Ter uma pessoa “independente” fazendo imagens de dentro do campo de jogo é sinal de que estamos, mais uma vez, deixando para terceiros uma função que deveria ser do dono do evento.
NFL e NBA, as duas ligas que mais arrecadam com direitos de mídia no mundo, não permitem que influenciadores produzam conteúdo dentro do local de jogo dos atletas. Quando convidado para ir a um evento, o influenciador fica na arquibancada e produz dali as imagens, com limitações impostas a qualquer veículo de mídia não detentor dos direitos de transmissão. A imagem do jogo que chega, para todo o mundo, é gerenciada pela liga. Se o influenciador quiser mostrar a arquibancada, pode, mas sem ser em uma transmissão ao vivo. É a forma que a liga tem de controlar o que é produzido.
Isso é assim desde os anos 1950, quando a TV entrou no jogo do esporte. A liga é quem manda e controla qualquer informação audiovisual produzida sobre seu evento. Afinal, essa é sua maior fonte de receita.

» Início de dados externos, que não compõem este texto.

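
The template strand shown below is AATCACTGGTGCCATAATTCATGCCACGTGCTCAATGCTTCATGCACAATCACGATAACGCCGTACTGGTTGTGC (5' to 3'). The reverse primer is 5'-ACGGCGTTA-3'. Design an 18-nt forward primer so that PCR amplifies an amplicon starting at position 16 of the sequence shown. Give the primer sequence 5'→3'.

The reverse primer's reverse complement TAACGCCGT matches the template at positions 56–64; the product starts at position 16.
The forward primer is identical to the top strand over positions 16–33: AATTCATGCCACGTGCTC.

5'-AATTCATGCCACGTGCTC-3'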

Com a visão falsa de que o influenciador levará uma audiência nova para o esporte, seguimos sem tentar produzir algo relevante para um público que não tem contato com ele, empurrando para frente um problema que deveria ser do esporte.
Dois casos recentes de estrondoso sucesso na mídia, que levaram para o esporte públicos jovens e que nunca tinham contato com a modalidade, provam que o influenciador deve ser o esporte, não uma pessoa.
A produção do documentário “The Last Dance”, sobre a última temporada de Michael Jordan na NBA, e a série “Drive to Survive”, que já vai para sua quarta temporada e fez a Fórmula 1 se tornar uma febre entre os jovens no mundo inteiro, mostram que inovação não é levar terceiros para fazer aquilo que é de propriedade do esporte.
Talvez não exista campo mais fértil para proporcionar grandes histórias do que um evento esportivo. Transferir para outro a responsabilidade de fazer esse conteúdo não é inovar, mas perder completamente o controle sobre aquilo que é vital para qualquer esporte: sua comunicação.
Ter um influenciador digital dentro de campo não é inovação, mas o símbolo da incompetência do esporte em produzir e gerar conteúdo para os diferentes públicos que o consomem – ou que podem ter interesse em consumir.
A Libertadores não será maior por conta de um influenciador produzindo conteúdo. O influenciador é que se torna maior quando tem acesso a esse evento.